April 9, 2019
On Friday, President Trump called for the Fed to cut key interest rates and resume quantitative easing to stimulate economic growth. I should add that President Trump seems very frustrated with the current pace of economic growth. Herman Cain is his latest nominee for the Fed, so between Stephen Moore and Herman Cain, President Trump wants to place two of his allies on the Federal Open Market Committee.
Currently, the Fed is still conducting quantitative tightening as it shrinks its balance sheet. Normally, there is no need to do quantitative easing when interest rates are positive, but when key interest rates approach 0% or negative – like they are in the Eurozone – then quantitative easing is a “last resort” to stimulate economic growth. Frankly, I expect the FOMC will ignore the President’s call for quantitative easing, as he seems to just be setting up Chairman Powell to be a scapegoat for the economic slowdown.
The Treasury yield curve is no longer inverted but it remains remarkably flat and could invert again if there is another Brexit-related crisis. Over the last few months, British Members of Parliament (MPs) have voted “no” on virtually every Brexit proposal and essentially refuse to implement the referendum that British citizens voted for nearly three years ago, so another referendum may be forthcoming.
The truth of the matter is that the MPs do not want to leave the European Union (EU) and are ignoring the will of the people. In the meantime, more members of Prime Minister Theresa May’s cabinet continue to resign, so it is just a matter of time before she also resigns. The bond market remains hypersensitive to any Brexit developments. In the interim, foreign capital is pouring into the U.S., suppressing Treasury yields.

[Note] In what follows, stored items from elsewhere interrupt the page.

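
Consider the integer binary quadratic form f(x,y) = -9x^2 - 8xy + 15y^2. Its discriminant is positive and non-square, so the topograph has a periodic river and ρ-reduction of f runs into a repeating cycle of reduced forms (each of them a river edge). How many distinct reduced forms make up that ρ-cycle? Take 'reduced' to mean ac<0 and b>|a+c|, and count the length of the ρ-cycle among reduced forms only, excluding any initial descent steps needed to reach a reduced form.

D = 604, ⌊√D⌋ = 24
descent: ρ → (15,8,-9)  [lands on river]
river: ρ → (-9,10,14)
river: ρ → (14,18,-5)
river: ρ → (-5,22,6)
river: ρ → (6,14,-17)
river: ρ → (-17,20,3)
river: ρ → (3,22,-10)
river: ρ → (-10,18,7)
river: ρ → (7,24,-1)
river: ρ → (-1,24,7)
river: ρ → (7,18,-10)
river: ρ → (-10,22,3)
river: ρ → (3,20,-17)
river: ρ → (-17,14,6)
river: ρ → (6,22,-5)
river: ρ → (-5,18,14)
river: ρ → (14,10,-9)
river: ρ → (-9,8,15)
river: ρ → (15,22,-2)
river: ρ → (-2,22,15)
ρ-cycle length = 20 (tail of 1 descent step not counted)

20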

Most Economic Statistics Show a Slight Slowdown in 2019
The economic news last week was mixed and mostly down, but let’s start with the good news. The Institute for Supply Management (ISM) announced that its ISM manufacturing index rose to 55.3 in March, up from 54.2 in February. This was a pleasant surprise, since economists were estimating that the ISM manufacturing index would come in at 54.6. The new orders component rose to 57.4, up from 55.5 in February. Fully 16 of the 18 industries surveyed expanded in this very upbeat manufacturing report.
On the flip side, on Wednesday, ISM announced that its ISM service index declined to 56.1 in March, down from 59.7 in February, making March the lowest monthly reading for the service sector in 19 months. Any reading over 50 signals an expansion, so the service sector is still growing, just a bit slower.
This service sector slowdown was reflected in the Commerce Department’s report that retail sales fell 0.2% in March, the second decline in the past three months. Abnormally cold weather was blamed for the decline, but January retail sales were revised to a 0.7% increase, up from 0.2% previously estimated. Such big revisions in retail sales indicate that severe winter weather can adversely impact how accurately statisticians calculate retail sales, but as the weather improves, sales data should become more reliable.
On Tuesday, the Commerce Department announced that durable goods orders plunged 1.6% in February, due largely to a 31% decline in commercial aircraft orders. Excluding transportation, durable goods orders rose a minuscule 0.1%. Core orders for durable goods declined 0.1% and have declined in five of the last seven months. There is no doubt that businesses are now more cautious after last year’s spending spree from the corporate tax cuts. Core orders have been flat in the past three months. It is imperative that Boeing resolve its 737 Max issues before durable goods can significantly improve. I am confident that the 737 Max software will be fixed soon, since Boeing does not want to jeopardize its massive order backlog.
(Navellier & Associates owns Boeing in managed accounts and our sub-advised mutual fund. Louis Navellier and his family do own Boeing in personal accounts and via an investment in the Navellier Mutual Fund.)
Finally, the Labor Department reported Friday that 196,000 payroll jobs were created in March, which was better than economists’ consensus expectation of 175,000. The February payroll was revised up to 33,000 from 20,000 previously estimated. The unemployment rate remained unchanged at 3.8%. Average hourly earnings rose by 0.1% or 4 cents per hour to $27.70 per hour in March. Wages have risen 3.2% in the past 12 months. The labor force participation rate declined to 63% in March from 63.2% in February.
Due to slow wage growth and falling labor force participation, this was deemed a very dovish payroll report. I should add that ADP reported on Wednesday that only 129,000 private payroll jobs were created in March – the weakest monthly increase in 18 months. Taken together, there is no doubt that job creation has slowed dramatically, so we are in the midst of a “Goldilocks” environment of steady economic growth and an accommodative Fed, which is great for continued low Treasury yields.